I had the same problem with 6.5.3. It turns out that there is a "known" (at least to the developers; I haven't seen it documented anywhere) problem in 6.5: if your postgresql was compiled with Locale support on, index searches of the form LIKE 'foo%' go very, very slow (much slower than deleting the index and forcing a sequential search). The solution is to recompile postgresql with Locale off. Note that I tried to use the RPM that claims to be compiled this way, but it didn't help; I had to recompile myself from the source RPM. Once I did the search on 340,000 rows went from 20 seconds to 0.1 seconds. 7.0 supposedly fixes this, but I haven't tried it.
Well, I did as you suggested and it seems to have worked. Thank you for this. I've spent (wasted) about 3 weeks trying to sort this out, thinking I'm a moron. I've been told everything from get a bigger machine to the situation can't be the way I've described. I don't understand the hackers list as I posted this problem there 3 weeks ago. I just knew it wasn't right. Thanks again! cheers jimbo "Robert W. Berger" wrote: > > I had the same problem with 6.5.3. It turns out that there is a "known" > (at least to the developers; I haven't seen it documented anywhere) problem > in 6.5: > if your postgresql was compiled with Locale support on, index searches of > the form > LIKE 'foo%' go very, very slow (much slower than deleting the index and > forcing a sequential search). > > The solution is to recompile postgresql with Locale off. Note that I tried > to use the RPM that claims to be compiled this way, but it didn't help; > I had to recompile myself from the source RPM. Once I did the search > on 340,000 rows went from 20 seconds to 0.1 seconds. > > 7.0 supposedly fixes this, but I haven't tried it.

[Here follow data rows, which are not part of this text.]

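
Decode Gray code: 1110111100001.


Gray code: 1110111100001
MSB stays the same: 1
Each subsequent bit = prev_binary XOR current_gray:
  B[1] = 1 XOR 1 = 0
  B[2] = 0 XOR 1 = 1
  B[3] = 1 XOR 0 = 1
  B[4] = 1 XOR 1 = 0
  B[5] = 0 XOR 1 = 1
  B[6] = 1 XOR 1 = 0
  B[7] = 0 XOR 1 = 1
  B[8] = 1 XOR 0 = 1
  B[9] = 1 XOR 0 = 1
  B[10] = 1 XOR 0 = 1
  B[11] = 1 XOR 0 = 1
  B[12] = 1 XOR 1 = 0
= 1011010111110 (5822 decimal)


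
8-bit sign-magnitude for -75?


Sign bit: 1 (negative)
Magnitude: 75 = 1001011
= 11001011


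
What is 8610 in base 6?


Divide by 6 repeatedly:
8610 ÷ 6 = 1435 remainder 0
1435 ÷ 6 = 239 remainder 1
239 ÷ 6 = 39 remainder 5
39 ÷ 6 = 6 remainder 3
6 ÷ 6 = 1 remainder 0
1 ÷ 6 = 0 remainder 1
Reading remainders bottom-up:
= 103510


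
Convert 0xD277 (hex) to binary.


Each hex digit → 4 binary bits:
  D = 1101
  2 = 0010
  7 = 0111
  7 = 0111
Concatenate: 1101 0010 0111 0111
= 1101001001110111


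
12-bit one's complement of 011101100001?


Original: 011101100001
Invert all bits:
  bit 0: 0 → 1
  bit 1: 1 → 0
  bit 2: 1 → 0
  bit 3: 1 → 0
  bit 4: 0 → 1
  bit 5: 1 → 0
  bit 6: 1 → 0
  bit 7: 0 → 1
  bit 8: 0 → 1
  bit 9: 0 → 1
  bit 10: 0 → 1
  bit 11: 1 → 0
= 100010011110


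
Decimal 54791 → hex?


Divide by 16 repeatedly:
54791 ÷ 16 = 3424 remainder 7 (7)
3424 ÷ 16 = 214 remainder 0 (0)
214 ÷ 16 = 13 remainder 6 (6)
13 ÷ 16 = 0 remainder 13 (D)
Reading remainders bottom-up:
= 0xD607


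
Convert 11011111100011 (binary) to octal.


Group into 3-bit groups: 011011111100011
  011 = 3
  011 = 3
  111 = 7
  100 = 4
  011 = 3
= 0o33743


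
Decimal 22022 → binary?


Divide by 2 repeatedly:
22022 ÷ 2 = 11011 remainder 0
11011 ÷ 2 = 5505 remainder 1
5505 ÷ 2 = 2752 remainder 1
2752 ÷ 2 = 1376 remainder 0
1376 ÷ 2 = 688 remainder 0
688 ÷ 2 = 344 remainder 0
344 ÷ 2 = 172 remainder 0
172 ÷ 2 = 86 remainder 0
86 ÷ 2 = 43 remainder 0
43 ÷ 2 = 21 remainder 1
21 ÷ 2 = 10 remainder 1
10 ÷ 2 = 5 remainder 0
5 ÷ 2 = 2 remainder 1
2 ÷ 2 = 1 remainder 0
1 ÷ 2 = 0 remainder 1
Reading remainders bottom-up:
= 101011000000110


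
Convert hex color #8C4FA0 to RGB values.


Hex: #8C4FA0
R = 8C₁₆ = 140
G = 4F₁₆ = 79
B = A0₁₆ = 160
= RGB(140, 79, 160)


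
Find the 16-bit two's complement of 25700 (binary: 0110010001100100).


Original: 0110010001100100
Step 1 - Invert all bits: 1001101110011011
Step 2 - Add 1: 1001101110011011 + 1
= 1001101110011100 (represents -25700)


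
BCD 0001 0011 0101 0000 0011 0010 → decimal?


Each 4-bit group → digit:
  0001 → 1
  0011 → 3
  0101 → 5
  0000 → 0
  0011 → 3
  0010 → 2
= 135032


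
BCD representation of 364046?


Each digit → 4-bit binary:
  3 → 0011
  6 → 0110
  4 → 0100
  0 → 0000
  4 → 0100
  6 → 0110
= 0011 0110 0100 0000 0100 0110


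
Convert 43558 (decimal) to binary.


Divide by 2 repeatedly:
43558 ÷ 2 = 21779 remainder 0
21779 ÷ 2 = 10889 remainder 1
10889 ÷ 2 = 5444 remainder 1
5444 ÷ 2 = 2722 remainder 0
2722 ÷ 2 = 1361 remainder 0
1361 ÷ 2 = 680 remainder 1
680 ÷ 2 = 340 remainder 0
340 ÷ 2 = 170 remainder 0
170 ÷ 2 = 85 remainder 0
85 ÷ 2 = 42 remainder 1
42 ÷ 2 = 21 remainder 0
21 ÷ 2 = 10 remainder 1
10 ÷ 2 = 5 remainder 0
5 ÷ 2 = 2 remainder 1
2 ÷ 2 = 1 remainder 0
1 ÷ 2 = 0 remainder 1
Reading remainders bottom-up:
= 1010101000100110


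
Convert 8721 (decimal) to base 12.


Divide by 12 repeatedly:
8721 ÷ 12 = 726 remainder 9
726 ÷ 12 = 60 remainder 6
60 ÷ 12 = 5 remainder 0
5 ÷ 12 = 0 remainder 5
Reading remainders bottom-up:
= 5069


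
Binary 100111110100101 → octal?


Group into 3-bit groups: 100111110100101
  100 = 4
  111 = 7
  110 = 6
  100 = 4
  101 = 5
= 0o47645


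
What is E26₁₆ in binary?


Each hex digit → 4 binary bits:
  E = 1110
  2 = 0010
  6 = 0110
Concatenate: 1110 0010 0110
= 111000100110


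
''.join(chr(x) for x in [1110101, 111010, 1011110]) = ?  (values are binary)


Codes (binary): 1110101 111010 1011110
Per-code ASCII lookup:
  1110101 = 117  (range 97-122: lowercase, 117 - 97 = 20) → 'u'
  111010 = 58  (special character) → ':'
  1011110 = 94  (special character) → '^'
= 'u:^'


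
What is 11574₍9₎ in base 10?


Positional values (base 9):
  4 × 9^0 = 4 × 1 = 4
  7 × 9^1 = 7 × 9 = 63
  5 × 9^2 = 5 × 81 = 405
  1 × 9^3 = 1 × 729 = 729
  1 × 9^4 = 1 × 6561 = 6561
Sum = 4 + 63 + 405 + 729 + 6561
= 7762


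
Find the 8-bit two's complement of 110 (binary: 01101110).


Original: 01101110
Step 1 - Invert all bits: 10010001
Step 2 - Add 1: 10010001 + 1
= 10010010 (represents -110)


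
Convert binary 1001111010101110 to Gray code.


Binary: 1001111010101110
Gray code: G = B XOR (B >> 1)
B >> 1 = 0100111101010111
1001111010101110 XOR 0100111101010111:
  1 XOR 0 = 1
  0 XOR 1 = 1
  0 XOR 0 = 0
  1 XOR 0 = 1
  1 XOR 1 = 0
  1 XOR 1 = 0
  1 XOR 1 = 0
  0 XOR 1 = 1
  1 XOR 0 = 1
  0 XOR 1 = 1
  1 XOR 0 = 1
  0 XOR 1 = 1
  1 XOR 0 = 1
  1 XOR 1 = 0
  1 XOR 1 = 0
  0 XOR 1 = 1
= 1101000111111001


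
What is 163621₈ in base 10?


Positional values:
Position 0: 1 × 8^0 = 1
Position 1: 2 × 8^1 = 16
Position 2: 6 × 8^2 = 384
Position 3: 3 × 8^3 = 1536
Position 4: 6 × 8^4 = 24576
Position 5: 1 × 8^5 = 32768
Sum = 1 + 16 + 384 + 1536 + 24576 + 32768
= 59281


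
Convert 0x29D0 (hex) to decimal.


Positional values:
Position 0: 0 × 16^0 = 0 × 1 = 0
Position 1: D × 16^1 = 13 × 16 = 208
Position 2: 9 × 16^2 = 9 × 256 = 2304
Position 3: 2 × 16^3 = 2 × 4096 = 8192
Sum = 0 + 208 + 2304 + 8192
= 10704


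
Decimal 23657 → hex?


Divide by 16 repeatedly:
23657 ÷ 16 = 1478 remainder 9 (9)
1478 ÷ 16 = 92 remainder 6 (6)
92 ÷ 16 = 5 remainder 12 (C)
5 ÷ 16 = 0 remainder 5 (5)
Reading remainders bottom-up:
= 0x5C69


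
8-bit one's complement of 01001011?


Original: 01001011
Invert all bits:
  bit 0: 0 → 1
  bit 1: 1 → 0
  bit 2: 0 → 1
  bit 3: 0 → 1
  bit 4: 1 → 0
  bit 5: 0 → 1
  bit 6: 1 → 0
  bit 7: 1 → 0
= 10110100


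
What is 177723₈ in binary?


Each octal digit → 3 binary bits:
  1 = 001
  7 = 111
  7 = 111
  7 = 111
  2 = 010
  3 = 011
Concatenate: 001 111 111 111 010 011
= 001111111111010011


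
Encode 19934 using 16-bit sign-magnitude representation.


Sign bit: 0 (positive)
Magnitude: 19934 = 100110111011110
= 0100110111011110


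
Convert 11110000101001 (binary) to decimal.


Positional values:
Bit 0: 1 × 2^0 = 1
Bit 3: 1 × 2^3 = 8
Bit 5: 1 × 2^5 = 32
Bit 10: 1 × 2^10 = 1024
Bit 11: 1 × 2^11 = 2048
Bit 12: 1 × 2^12 = 4096
Bit 13: 1 × 2^13 = 8192
Sum = 1 + 8 + 32 + 1024 + 2048 + 4096 + 8192
= 15401


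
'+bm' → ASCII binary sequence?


String: '+bm'  (3 characters)
Per-character ASCII lookup:
  '+': special character: '+' = 43 → 101011
  'b': lowercase starts at 97: 'b' = 97 + 1 = 98 → 1100010
  'm': lowercase starts at 97: 'm' = 97 + 12 = 109 → 1101101
= 101011 1100010 1101101


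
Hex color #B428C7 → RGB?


Hex: #B428C7
R = B4₁₆ = 180
G = 28₁₆ = 40
B = C7₁₆ = 199
= RGB(180, 40, 199)


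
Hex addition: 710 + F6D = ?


Align and add column by column (LSB to MSB, each column mod 16 with carry):
  0710
+ 0F6D
  ----
  col 0: 0(0) + D(13) + 0 (carry in) = 13 → D(13), carry out 0
  col 1: 1(1) + 6(6) + 0 (carry in) = 7 → 7(7), carry out 0
  col 2: 7(7) + F(15) + 0 (carry in) = 22 → 6(6), carry out 1
  col 3: 0(0) + 0(0) + 1 (carry in) = 1 → 1(1), carry out 0
Reading digits MSB→LSB: 167D
Strip leading zeros: 167D
= 0x167D


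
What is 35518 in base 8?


Divide by 8 repeatedly:
35518 ÷ 8 = 4439 remainder 6
4439 ÷ 8 = 554 remainder 7
554 ÷ 8 = 69 remainder 2
69 ÷ 8 = 8 remainder 5
8 ÷ 8 = 1 remainder 0
1 ÷ 8 = 0 remainder 1
Reading remainders bottom-up:
= 0o105276


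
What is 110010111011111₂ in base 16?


Group into 4-bit nibbles: 0110010111011111
  0110 = 6
  0101 = 5
  1101 = D
  1111 = F
= 0x65DF


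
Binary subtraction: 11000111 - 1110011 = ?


Align and subtract column by column (LSB to MSB, borrowing when needed):
  11000111
- 01110011
  --------
  col 0: (1 - 0 borrow-in) - 1 → 1 - 1 = 0, borrow out 0
  col 1: (1 - 0 borrow-in) - 1 → 1 - 1 = 0, borrow out 0
  col 2: (1 - 0 borrow-in) - 0 → 1 - 0 = 1, borrow out 0
  col 3: (0 - 0 borrow-in) - 0 → 0 - 0 = 0, borrow out 0
  col 4: (0 - 0 borrow-in) - 1 → borrow from next column: (0+2) - 1 = 1, borrow out 1
  col 5: (0 - 1 borrow-in) - 1 → borrow from next column: (-1+2) - 1 = 0, borrow out 1
  col 6: (1 - 1 borrow-in) - 1 → borrow from next column: (0+2) - 1 = 1, borrow out 1
  col 7: (1 - 1 borrow-in) - 0 → 0 - 0 = 0, borrow out 0
Reading bits MSB→LSB: 01010100
Strip leading zeros: 1010100
= 1010100


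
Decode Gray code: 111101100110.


Gray code: 111101100110
MSB stays the same: 1
Each subsequent bit = prev_binary XOR current_gray:
  B[1] = 1 XOR 1 = 0
  B[2] = 0 XOR 1 = 1
  B[3] = 1 XOR 1 = 0
  B[4] = 0 XOR 0 = 0
  B[5] = 0 XOR 1 = 1
  B[6] = 1 XOR 1 = 0
  B[7] = 0 XOR 0 = 0
  B[8] = 0 XOR 0 = 0
  B[9] = 0 XOR 1 = 1
  B[10] = 1 XOR 1 = 0
  B[11] = 0 XOR 0 = 0
= 101001000100 (2628 decimal)


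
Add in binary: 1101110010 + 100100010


Align and add column by column (LSB to MSB, carry propagating):
  01101110010
+ 00100100010
  -----------
  col 0: 0 + 0 + 0 (carry in) = 0 → bit 0, carry out 0
  col 1: 1 + 1 + 0 (carry in) = 2 → bit 0, carry out 1
  col 2: 0 + 0 + 1 (carry in) = 1 → bit 1, carry out 0
  col 3: 0 + 0 + 0 (carry in) = 0 → bit 0, carry out 0
  col 4: 1 + 0 + 0 (carry in) = 1 → bit 1, carry out 0
  col 5: 1 + 1 + 0 (carry in) = 2 → bit 0, carry out 1
  col 6: 1 + 0 + 1 (carry in) = 2 → bit 0, carry out 1
  col 7: 0 + 0 + 1 (carry in) = 1 → bit 1, carry out 0
  col 8: 1 + 1 + 0 (carry in) = 2 → bit 0, carry out 1
  col 9: 1 + 0 + 1 (carry in) = 2 → bit 0, carry out 1
  col 10: 0 + 0 + 1 (carry in) = 1 → bit 1, carry out 0
Reading bits MSB→LSB: 10010010100
Strip leading zeros: 10010010100
= 10010010100


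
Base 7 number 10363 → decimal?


Positional values (base 7):
  3 × 7^0 = 3 × 1 = 3
  6 × 7^1 = 6 × 7 = 42
  3 × 7^2 = 3 × 49 = 147
  0 × 7^3 = 0 × 343 = 0
  1 × 7^4 = 1 × 2401 = 2401
Sum = 3 + 42 + 147 + 0 + 2401
= 2593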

Although I'm using a version for solaris that I built myelf, I found that
my search on a table with 120,000 rows with indexes didn't use
the indexes ... I'm pretty sure I didn't compile with locale support
(how does one check?)
I'm using 6.5.2, haven't bothered to upgrade since it's only a minor
version and 7 is almost out ... (sorry for the html ...)
engine=> \d word
Table = word
+----------------------------------+----------------------------------+-------+
| Field | Type | Length|
+----------------------------------+----------------------------------+-------+
| id | varchar() not null | 255 |
| lower_id | varchar() not null | 255 |
| soundex | char() not null | 4 |
+----------------------------------+----------------------------------+-------+
Indices: idx_word_lower_id
idx_word_soundex
pkey_word
engine=> \d idx_word_lower_id
Table = idx_word_lower_id
+----------------------------------+----------------------------------+-------+
| Field | Type | Length|
+----------------------------------+----------------------------------+-------+
| lower_id | varchar() | 255 |
+----------------------------------+----------------------------------+-------+
engine=> explain select * from word where lower_id like 'cow%';
NOTICE: QUERY PLAN:
Seq Scan on word (cost=5675.21 rows=1 width=36)
At 09:50 PM 3/04/00 -0500, Robert W. Berger wrote:
>I had the same problem with 6.5.3. It turns out that there is a "known"
>(at least to the developers; I haven't seen it documented anywhere) problem
>in 6.5:
>if your postgresql was compiled with Locale support on, index searches of
>the form
>LIKE 'foo%' go very, very slow (much slower than deleting the index and
>forcing a sequential search).
>
>The solution is to recompile postgresql with Locale off. Note that I tried
>to use the RPM that claims to be compiled this way, but it didn't help;
>I had to recompile myself from the source RPM. Once I did the search
> on 340,000 rows went from 20 seconds to 0.1 seconds.
>
>7.0 supposedly fixes this, but I haven't tried it.
>
--
Mr Grumpy is now a virtual personality ...
On Tue, Apr 04, 2000 at 06:30:17PM +1000, Jim Richards wrote: <nothing, because it was in html> Boy, _that_ was hard to read. Not only HTML, but lots of all over. I _think_ Jim was concerned that selects on his big tables where not using his indices. The canonical reply question is: Have you run 'vacuum analyze' recently? Ross -- Ross J. Reedstrom, Ph.D., <reedstrm@rice.edu> NSBRI Research Scientist/Programmer Computer and Information Technology Institute Rice University, 6100 S. Main St., Houston, TX 77005
The locale problem only affects the speed once it decides to use an index; it does not affect whether it chooses an index or sequential scan. Try doing a VACUUM ANALYZE; that often makes it start using index scans.